Authorities have said they were interviewing correctional officers and inmates at the Nevada prison and have narrowed their investigation to "a person of interest."

Marshall said authorities initially decided "because of the security issue" not to announce the interception. But the CHP confirmed the letter Tuesday after receiving numerous calls asking about bombs and terrorist materials allegedly intended for the governor.

Other governors targeted so far include those in Alaska, Arizona, Colorado, Hawaii, Idaho, Massachusetts, Montana, Nebraska, Nevada, New York, Oregon, Texas, Utah, Vermont, Virginia, Washington, West Virginia and Wyoming.

In addition to the 13 Republican and seven Democratic governors, Nevada's corrections director received a booby-trapped letter.

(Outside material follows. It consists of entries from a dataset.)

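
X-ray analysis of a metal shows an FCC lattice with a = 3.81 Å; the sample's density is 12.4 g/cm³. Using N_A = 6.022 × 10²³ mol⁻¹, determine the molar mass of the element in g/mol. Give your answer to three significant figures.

103 g/mol

An FCC cell has Z = 4 atoms; a = 3.810 × 10^-8 cm.
M = ρ·N_A·a³/Z = 12.4 × 6.022 × 10²³ × 5.531 × 10^-23 / 4 = 103 g/mol.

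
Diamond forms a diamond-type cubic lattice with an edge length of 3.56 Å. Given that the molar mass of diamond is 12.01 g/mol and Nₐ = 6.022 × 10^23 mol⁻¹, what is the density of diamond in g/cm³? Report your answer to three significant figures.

3.54 g/cm³

A diamond cubic unit cell contains Z = 8 atoms.
Cell volume: a³ = (3.56 Å)³ = (3.560 × 10^-8 cm)³ = 4.512 × 10^-23 cm³.
ρ = Z·M/(N_A·a³) = 8 × 12.01 / (6.022 × 10²³ × 4.512 × 10^-23) = 3.536 g/cm³.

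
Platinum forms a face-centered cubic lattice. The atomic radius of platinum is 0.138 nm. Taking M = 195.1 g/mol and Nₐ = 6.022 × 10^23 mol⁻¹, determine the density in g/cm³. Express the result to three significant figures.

In an FCC lattice, atoms touch along the face diagonal, so √2·a = 4r, giving a = 0.3903 nm = 3.903 × 10^-8 cm.
With Z = 4, ρ = Z·M/(N_A·a³) = 4 × 195.1 / (6.022 × 10²³ × 5.947 × 10^-23) = 21.79 g/cm³.

21.8 g/cm³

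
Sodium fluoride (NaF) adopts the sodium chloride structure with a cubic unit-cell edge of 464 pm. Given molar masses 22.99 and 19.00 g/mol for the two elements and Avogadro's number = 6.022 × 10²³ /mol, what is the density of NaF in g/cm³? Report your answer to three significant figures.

2.79 g/cm³

The sodium chloride structure contains Z = 4 formula units per cell; M(NaF) = 22.99 + 19.00 = 41.99 g/mol.
a³ = (4.640 × 10^-8 cm)³ = 9.990 × 10^-23 cm³.
ρ = 4 × 41.99 / (6.022 × 10²³ × 9.990 × 10^-23) = 2.792 g/cm³.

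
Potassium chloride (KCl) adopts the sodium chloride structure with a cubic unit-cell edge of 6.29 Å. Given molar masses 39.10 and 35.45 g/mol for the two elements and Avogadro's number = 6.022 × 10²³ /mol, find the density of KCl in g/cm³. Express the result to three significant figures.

1.99 g/cm³

The sodium chloride structure contains Z = 4 formula units per cell; M(KCl) = 39.10 + 35.45 = 74.55 g/mol.
a³ = (6.290 × 10^-8 cm)³ = 2.489 × 10^-22 cm³.
ρ = 4 × 74.55 / (6.022 × 10²³ × 2.489 × 10^-22) = 1.990 g/cm³.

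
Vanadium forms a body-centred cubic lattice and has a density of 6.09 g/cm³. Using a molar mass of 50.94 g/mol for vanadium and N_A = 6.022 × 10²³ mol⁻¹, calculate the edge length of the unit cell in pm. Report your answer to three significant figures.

With Z = 2 atoms per BCC cell, a³ = Z·M/(N_A·ρ) = 2 × 50.94 / (6.022 × 10²³ × 6.090 g/cm³) = 2.778 × 10^-23 cm³.
a = (2.778 × 10^-23)^(1/3) = 3.029 × 10^-8 cm = 303 pm.

303 pm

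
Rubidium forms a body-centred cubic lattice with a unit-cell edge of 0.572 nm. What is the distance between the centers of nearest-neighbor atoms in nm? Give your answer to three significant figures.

In a BCC structure, atoms touch along the body diagonal, so √3·a = 4r; the nearest-neighbor distance equals 2r = 0.8660·a.
d = 0.8660 × 0.572 = 0.495 nm.

0.495 nm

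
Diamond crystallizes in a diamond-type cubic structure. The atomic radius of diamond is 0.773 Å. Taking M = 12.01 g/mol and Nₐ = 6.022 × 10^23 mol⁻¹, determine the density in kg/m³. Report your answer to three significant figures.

3510 kg/m³

In a diamond cubic lattice, nearest neighbors lie along the body diagonal with √3·a = 8r, giving a = 3.570 Å = 3.570 × 10^-8 cm.
With Z = 8, ρ = Z·M/(N_A·a³) = 8 × 12.01 / (6.022 × 10²³ × 4.551 × 10^-23) = 3.506 g/cm³ = 3510 kg/m³.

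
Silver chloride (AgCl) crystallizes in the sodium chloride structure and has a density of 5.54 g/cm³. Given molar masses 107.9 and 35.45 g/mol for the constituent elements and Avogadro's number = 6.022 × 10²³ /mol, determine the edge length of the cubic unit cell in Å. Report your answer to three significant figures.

M(AgCl) = 143.35 g/mol; Z = 4 formula units per cell.
a³ = Z·M/(N_A·ρ) = 4 × 143.35 / (6.022 × 10²³ × 5.54) = 1.719 × 10^-22 cm³, so a = 5.560 × 10^-8 cm = 5.56 Å.

5.56 Å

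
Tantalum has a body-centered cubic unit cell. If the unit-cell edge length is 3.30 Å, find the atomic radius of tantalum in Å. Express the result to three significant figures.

1.43 Å

In a BCC lattice, atoms touch along the body diagonal, so √3·a = 4r.
r = √3·a/4 = 1.7321 × 3.30 / 4 = 1.43 Å.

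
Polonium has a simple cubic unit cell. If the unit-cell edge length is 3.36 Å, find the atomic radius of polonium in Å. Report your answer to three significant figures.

In a simple cubic lattice, atoms touch along the cell edge, so a = 2r.
r = a/2 = 3.36/2 = 1.68 Å.

1.68 Å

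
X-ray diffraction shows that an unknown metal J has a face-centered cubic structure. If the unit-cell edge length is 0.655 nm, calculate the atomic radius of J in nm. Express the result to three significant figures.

0.232 nm

In an FCC lattice, atoms touch along the face diagonal, so √2·a = 4r.
r = √2·a/4 = 1.4142 × 0.655 / 4 = 0.232 nm.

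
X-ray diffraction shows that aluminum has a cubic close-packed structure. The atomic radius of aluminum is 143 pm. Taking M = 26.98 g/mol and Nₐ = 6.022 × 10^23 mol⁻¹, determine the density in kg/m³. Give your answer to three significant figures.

In an FCC lattice, atoms touch along the face diagonal, so √2·a = 4r, giving a = 404.5 pm = 4.045 × 10^-8 cm.
With Z = 4, ρ = Z·M/(N_A·a³) = 4 × 26.98 / (6.022 × 10²³ × 6.617 × 10^-23) = 2.708 g/cm³ = 2710 kg/m³.

2710 kg/m³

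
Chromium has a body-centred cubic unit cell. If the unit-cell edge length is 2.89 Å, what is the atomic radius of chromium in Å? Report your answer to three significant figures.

In a BCC lattice, atoms touch along the body diagonal, so √3·a = 4r.
r = √3·a/4 = 1.7321 × 2.89 / 4 = 1.25 Å.

1.25 Å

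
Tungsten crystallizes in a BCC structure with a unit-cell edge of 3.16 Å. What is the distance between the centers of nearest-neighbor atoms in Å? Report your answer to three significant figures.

In a BCC structure, atoms touch along the body diagonal, so √3·a = 4r; the nearest-neighbor distance equals 2r = 0.8660·a.
d = 0.8660 × 3.16 = 2.74 Å.

2.74 Å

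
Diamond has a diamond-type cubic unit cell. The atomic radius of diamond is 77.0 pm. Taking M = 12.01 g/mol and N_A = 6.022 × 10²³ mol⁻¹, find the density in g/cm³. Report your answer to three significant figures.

3.55 g/cm³

In a diamond cubic lattice, nearest neighbors lie along the body diagonal with √3·a = 8r, giving a = 355.6 pm = 3.556 × 10^-8 cm.
With Z = 8, ρ = Z·M/(N_A·a³) = 8 × 12.01 / (6.022 × 10²³ × 4.498 × 10^-23) = 3.547 g/cm³.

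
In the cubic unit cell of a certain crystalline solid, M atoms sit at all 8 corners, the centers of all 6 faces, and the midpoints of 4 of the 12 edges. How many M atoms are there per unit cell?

Corner atoms are shared by 8 cells (1/8 each), face atoms by 2 (1/2 each), edge atoms by 4 (1/4 each).
Net atoms = 8 × 1/8 + 6 × 1/2 + 4 × 1/4 = 1 + 3 + 1 = 5.

5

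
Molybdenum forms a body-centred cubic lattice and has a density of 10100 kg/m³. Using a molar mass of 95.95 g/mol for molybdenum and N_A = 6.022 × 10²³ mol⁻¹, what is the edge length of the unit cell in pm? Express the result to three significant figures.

With Z = 2 atoms per BCC cell, a³ = Z·M/(N_A·ρ) = 2 × 95.95 / (6.022 × 10²³ × 10.10 g/cm³) = 3.155 × 10^-23 cm³.
a = (3.155 × 10^-23)^(1/3) = 3.160 × 10^-8 cm = 316 pm.

316 pm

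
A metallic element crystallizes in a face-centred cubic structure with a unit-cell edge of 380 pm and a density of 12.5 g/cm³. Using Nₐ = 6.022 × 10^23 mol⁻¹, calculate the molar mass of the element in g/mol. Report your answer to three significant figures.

103 g/mol

An FCC cell has Z = 4 atoms; a = 3.800 × 10^-8 cm.
M = ρ·N_A·a³/Z = 12.5 × 6.022 × 10²³ × 5.487 × 10^-23 / 4 = 103 g/mol.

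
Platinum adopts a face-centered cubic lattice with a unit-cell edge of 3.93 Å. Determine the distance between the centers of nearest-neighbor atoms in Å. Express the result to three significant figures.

2.78 Å

In an FCC structure, atoms touch along the face diagonal, so √2·a = 4r; the nearest-neighbor distance equals 2r = 0.7071·a.
d = 0.7071 × 3.93 = 2.78 Å.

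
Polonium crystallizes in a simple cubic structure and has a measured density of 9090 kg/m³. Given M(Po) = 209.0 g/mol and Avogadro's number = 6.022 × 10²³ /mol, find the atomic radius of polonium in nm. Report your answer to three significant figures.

0.168 nm

For a simple cubic cell (Z = 1), a³ = Z·M/(N_A·ρ) = 1 × 209.0 / (6.022 × 10²³ × 9.090) = 3.818 × 10^-23 cm³, so a = 3.367 × 10^-8 cm = 0.3367 nm.
Atoms touch along the cell edge, so a = 2r, so r = 0.5000 × a = 0.168 nm.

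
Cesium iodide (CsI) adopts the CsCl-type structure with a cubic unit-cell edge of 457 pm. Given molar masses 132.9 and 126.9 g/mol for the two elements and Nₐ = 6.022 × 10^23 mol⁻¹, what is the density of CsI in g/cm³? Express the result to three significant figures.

The CsCl-type structure contains Z = 1 formula unit per cell; M(CsI) = 132.9 + 126.9 = 259.8 g/mol.
a³ = (4.570 × 10^-8 cm)³ = 9.544 × 10^-23 cm³.
ρ = 1 × 259.8 / (6.022 × 10²³ × 9.544 × 10^-23) = 4.520 g/cm³.

4.52 g/cm³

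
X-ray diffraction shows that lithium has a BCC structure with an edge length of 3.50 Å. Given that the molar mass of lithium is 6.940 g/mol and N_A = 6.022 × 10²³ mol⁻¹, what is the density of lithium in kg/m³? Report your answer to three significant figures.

538 kg/m³

A BCC unit cell contains Z = 2 atoms.
Cell volume: a³ = (3.50 Å)³ = (3.500 × 10^-8 cm)³ = 4.288 × 10^-23 cm³.
ρ = Z·M/(N_A·a³) = 2 × 6.940 / (6.022 × 10²³ × 4.288 × 10^-23) = 0.5376 g/cm³ = 538 kg/m³.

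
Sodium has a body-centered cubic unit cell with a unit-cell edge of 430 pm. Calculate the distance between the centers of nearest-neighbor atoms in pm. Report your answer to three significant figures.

In a BCC structure, atoms touch along the body diagonal, so √3·a = 4r; the nearest-neighbor distance equals 2r = 0.8660·a.
d = 0.8660 × 430 = 372 pm.

372 pm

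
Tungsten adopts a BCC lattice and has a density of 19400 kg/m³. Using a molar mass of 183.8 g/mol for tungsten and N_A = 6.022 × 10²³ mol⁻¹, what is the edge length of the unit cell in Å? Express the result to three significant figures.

With Z = 2 atoms per BCC cell, a³ = Z·M/(N_A·ρ) = 2 × 183.8 / (6.022 × 10²³ × 19.40 g/cm³) = 3.147 × 10^-23 cm³.
a = (3.147 × 10^-23)^(1/3) = 3.157 × 10^-8 cm = 3.16 Å.

3.16 Å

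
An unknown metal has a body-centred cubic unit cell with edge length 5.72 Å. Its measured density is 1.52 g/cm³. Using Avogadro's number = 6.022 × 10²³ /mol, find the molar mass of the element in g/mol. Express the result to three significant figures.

A BCC cell has Z = 2 atoms; a = 5.720 × 10^-8 cm.
M = ρ·N_A·a³/Z = 1.52 × 6.022 × 10²³ × 1.871 × 10^-22 / 2 = 85.7 g/mol.

85.7 g/mol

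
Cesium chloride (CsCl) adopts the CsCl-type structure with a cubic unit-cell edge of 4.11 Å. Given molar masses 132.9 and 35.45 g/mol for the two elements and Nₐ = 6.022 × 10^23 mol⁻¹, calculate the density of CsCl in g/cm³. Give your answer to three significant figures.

4.03 g/cm³

The CsCl-type structure contains Z = 1 formula unit per cell; M(CsCl) = 132.9 + 35.45 = 168.35 g/mol.
a³ = (4.110 × 10^-8 cm)³ = 6.943 × 10^-23 cm³.
ρ = 1 × 168.35 / (6.022 × 10²³ × 6.943 × 10^-23) = 4.027 g/cm³.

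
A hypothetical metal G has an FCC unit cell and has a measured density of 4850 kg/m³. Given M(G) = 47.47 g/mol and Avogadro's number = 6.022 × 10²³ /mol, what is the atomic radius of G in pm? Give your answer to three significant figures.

For an FCC cell (Z = 4), a³ = Z·M/(N_A·ρ) = 4 × 47.47 / (6.022 × 10²³ × 4.850) = 6.501 × 10^-23 cm³, so a = 4.021 × 10^-8 cm = 402.1 pm.
Atoms touch along the face diagonal, so √2·a = 4r, so r = 0.3536 × a = 142 pm.

142 pm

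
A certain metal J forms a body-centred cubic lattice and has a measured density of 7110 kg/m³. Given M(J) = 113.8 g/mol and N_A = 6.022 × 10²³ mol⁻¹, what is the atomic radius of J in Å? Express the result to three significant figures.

For a BCC cell (Z = 2), a³ = Z·M/(N_A·ρ) = 2 × 113.8 / (6.022 × 10²³ × 7.110) = 5.316 × 10^-23 cm³, so a = 3.760 × 10^-8 cm = 3.760 Å.
Atoms touch along the body diagonal, so √3·a = 4r, so r = 0.4330 × a = 1.63 Å.

1.63 Å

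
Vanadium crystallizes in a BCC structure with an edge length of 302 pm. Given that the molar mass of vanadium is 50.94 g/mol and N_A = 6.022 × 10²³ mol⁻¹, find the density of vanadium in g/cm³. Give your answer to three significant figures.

A BCC unit cell contains Z = 2 atoms.
Cell volume: a³ = (302 pm)³ = (3.020 × 10^-8 cm)³ = 2.754 × 10^-23 cm³.
ρ = Z·M/(N_A·a³) = 2 × 50.94 / (6.022 × 10²³ × 2.754 × 10^-23) = 6.142 g/cm³.

6.14 g/cm³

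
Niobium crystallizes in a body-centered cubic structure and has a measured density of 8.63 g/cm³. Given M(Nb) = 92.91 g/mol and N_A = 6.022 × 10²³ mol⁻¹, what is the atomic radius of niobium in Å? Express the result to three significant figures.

1.43 Å

For a BCC cell (Z = 2), a³ = Z·M/(N_A·ρ) = 2 × 92.91 / (6.022 × 10²³ × 8.630) = 3.576 × 10^-23 cm³, so a = 3.294 × 10^-8 cm = 3.294 Å.
Atoms touch along the body diagonal, so √3·a = 4r, so r = 0.4330 × a = 1.43 Å.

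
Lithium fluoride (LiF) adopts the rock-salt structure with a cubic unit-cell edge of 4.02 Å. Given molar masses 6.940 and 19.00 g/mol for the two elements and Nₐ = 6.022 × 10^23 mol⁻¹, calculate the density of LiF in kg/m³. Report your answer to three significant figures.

The rock-salt structure contains Z = 4 formula units per cell; M(LiF) = 6.940 + 19.00 = 25.94 g/mol.
a³ = (4.020 × 10^-8 cm)³ = 6.496 × 10^-23 cm³.
ρ = 4 × 25.94 / (6.022 × 10²³ × 6.496 × 10^-23) = 2.652 g/cm³ = 2650 kg/m³.

2650 kg/m³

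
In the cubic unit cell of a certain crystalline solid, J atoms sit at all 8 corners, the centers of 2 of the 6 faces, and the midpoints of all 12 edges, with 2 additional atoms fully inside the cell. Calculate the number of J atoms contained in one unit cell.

Corner atoms are shared by 8 cells (1/8 each), face atoms by 2 (1/2 each), edge atoms by 4 (1/4 each), interior atoms are unshared.
Net atoms = 8 × 1/8 + 2 × 1/2 + 12 × 1/4 + 2 = 1 + 1 + 3 + 2 = 7.

7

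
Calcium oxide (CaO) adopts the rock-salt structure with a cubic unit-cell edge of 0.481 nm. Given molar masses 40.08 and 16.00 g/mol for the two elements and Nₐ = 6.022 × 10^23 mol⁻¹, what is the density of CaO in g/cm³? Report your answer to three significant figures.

3.35 g/cm³

The rock-salt structure contains Z = 4 formula units per cell; M(CaO) = 40.08 + 16.00 = 56.08 g/mol.
a³ = (4.810 × 10^-8 cm)³ = 1.113 × 10^-22 cm³.
ρ = 4 × 56.08 / (6.022 × 10²³ × 1.113 × 10^-22) = 3.347 g/cm³.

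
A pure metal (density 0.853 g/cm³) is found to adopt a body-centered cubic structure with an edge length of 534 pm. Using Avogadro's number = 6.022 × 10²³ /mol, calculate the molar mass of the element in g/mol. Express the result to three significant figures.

39.1 g/mol

A BCC cell has Z = 2 atoms; a = 5.340 × 10^-8 cm.
M = ρ·N_A·a³/Z = 0.853 × 6.022 × 10²³ × 1.523 × 10^-22 / 2 = 39.1 g/mol.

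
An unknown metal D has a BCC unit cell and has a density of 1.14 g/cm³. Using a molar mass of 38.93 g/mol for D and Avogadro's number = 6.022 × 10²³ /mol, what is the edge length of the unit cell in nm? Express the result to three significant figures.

With Z = 2 atoms per BCC cell, a³ = Z·M/(N_A·ρ) = 2 × 38.93 / (6.022 × 10²³ × 1.140 g/cm³) = 1.134 × 10^-22 cm³.
a = (1.134 × 10^-22)^(1/3) = 4.840 × 10^-8 cm = 0.484 nm.

0.484 nm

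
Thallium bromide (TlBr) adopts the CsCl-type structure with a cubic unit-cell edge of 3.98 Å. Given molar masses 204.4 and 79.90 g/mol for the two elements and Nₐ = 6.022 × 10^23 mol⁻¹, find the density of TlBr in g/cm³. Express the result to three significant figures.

7.49 g/cm³

The CsCl-type structure contains Z = 1 formula unit per cell; M(TlBr) = 204.4 + 79.90 = 284.3 g/mol.
a³ = (3.980 × 10^-8 cm)³ = 6.304 × 10^-23 cm³.
ρ = 1 × 284.3 / (6.022 × 10²³ × 6.304 × 10^-23) = 7.488 g/cm³.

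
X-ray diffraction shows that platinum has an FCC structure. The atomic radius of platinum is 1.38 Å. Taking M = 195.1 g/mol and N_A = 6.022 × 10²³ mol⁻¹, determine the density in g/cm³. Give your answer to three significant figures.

21.8 g/cm³

In an FCC lattice, atoms touch along the face diagonal, so √2·a = 4r, giving a = 3.903 Å = 3.903 × 10^-8 cm.
With Z = 4, ρ = Z·M/(N_A·a³) = 4 × 195.1 / (6.022 × 10²³ × 5.947 × 10^-23) = 21.79 g/cm³.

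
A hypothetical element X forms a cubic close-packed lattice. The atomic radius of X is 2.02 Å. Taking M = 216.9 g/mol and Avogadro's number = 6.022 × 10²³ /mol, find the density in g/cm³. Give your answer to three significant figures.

In an FCC lattice, atoms touch along the face diagonal, so √2·a = 4r, giving a = 5.713 Å = 5.713 × 10^-8 cm.
With Z = 4, ρ = Z·M/(N_A·a³) = 4 × 216.9 / (6.022 × 10²³ × 1.865 × 10^-22) = 7.725 g/cm³.

7.72 g/cm³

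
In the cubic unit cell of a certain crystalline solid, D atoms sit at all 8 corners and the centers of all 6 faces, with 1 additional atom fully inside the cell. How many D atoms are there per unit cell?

Corner atoms are shared by 8 cells (1/8 each), face atoms by 2 (1/2 each), interior atoms are unshared.
Net atoms = 8 × 1/8 + 6 × 1/2 + 1 = 1 + 3 + 1 = 5.

5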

Federal authorities are investigating the mailings. U.S. Postal officials said sending a letter intended to harm the recipient is a federal felony, with a possible prison sentence up to 20 years.

Some well-known U.S. crimes have been committed through or involving the postal system, including:

  • The deadly poison ricin was found Feb. 2 on a mail-opening machine in the office suite of Senate Majority Leader Bill Frist, R-Tenn. The discovery led to a shutdown of three Senate office buildings for several days, and about two-dozen staffers and Capitol police officers underwent decontamination. No one was hurt and no suspect or source for the poison has been identified.

  • Anthrax-laced envelopes were mailed in fall 2001 to government offices and news media. Five people were killed and 17 fell ill, further rattling a nation on edge after the Sept. 11 terrorist attacks.

  • Theodore Kaczynski, a Harvard-trained mathematician now known as the Unabomber, killed three people and wounded 23 others in a 1978 to 1995 mail-bombing spree apparently intended as an attack on the scientific establishment.

  • From July 1976 to July 1977, "Son of Sam" killer David Berkowitz killed six people, wounded seven others and taunted police with a series of letters to investigators and a newspaper columnist. One April 1977 letter read, "I am the 'Monster' — 'Beelzebub' — the chubby behemouth. I love to hunt."